Hall

Chambers's Encyclopaedia, Volume 5: Friday to Humanitarians, p. 517–518

Hall, CHARLES FRANCIS, Arctic explorer, born in Rochester, New Hampshire, in 1821, was successively a blacksmith, journalist, stationer, and engraver, and, becoming interested in the fate of the Franklin expedition, devoted his leisure to gathering information about Arctic America. He made two search expeditions, in 1860-62 and 1864-69, living alone among the Eskimo, and bringing back some relics and the bones of one of Franklin's company; and in 1871 he sailed in command of the government ship Polaris, on an 'expedition to the North Pole.' He took his vessel for 250 miles up the channel leading from Smith's Sound, and on 29th August reached 82° 16' N.—at that date the highest northern latitude ever reached; then turning southward, he went into winter-quarters at Thank God Harbour, Greenland (81° 38' N.). Here, on his return from a sledge expedition to the north, he was taken suddenly ill, and died 8th November 1871; over his grave a grateful epitaph was placed by the British polar expedition in 1876. His companions left Thank God Harbour in August 1872. In October, through the ice-anchor slipping, nineteen men were left with stores on a floe, and only after severe sufferings were they rescued by a sealer off the Labrador coast in the following April. The leaking Polaris was beached on Littleton's Island, and in June 1873 the party set out for Upervilik in two boats which they had constructed; they were ultimately picked up by a Dundee whaler near Cape York.
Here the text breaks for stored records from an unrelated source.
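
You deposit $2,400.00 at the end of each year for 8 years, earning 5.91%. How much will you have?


Formula: FV = PMT * ((1+r)^n - 1) / r
Growth factor: (1 + 0.0591)^8 = 1.583054
Numerator: 1.583054 - 1 = 0.583054
FV = $2,400.00 * 0.583054 / 0.0591 = $23,677.32

$23,677.32


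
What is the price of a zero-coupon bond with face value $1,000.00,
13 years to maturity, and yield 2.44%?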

The charts published by the expedition are often incorrect and misleading, but among the valuable results of Hall's work were the exploration of the West Greenland channel, and the extension of Greenland and Grinnell Land a degree and a half north. Hall published Arctic Researches, and Life among the Esquimaux (1864); and from his papers largely was compiled the Narrative of the Second Arctic Expedition (Washington, 1879).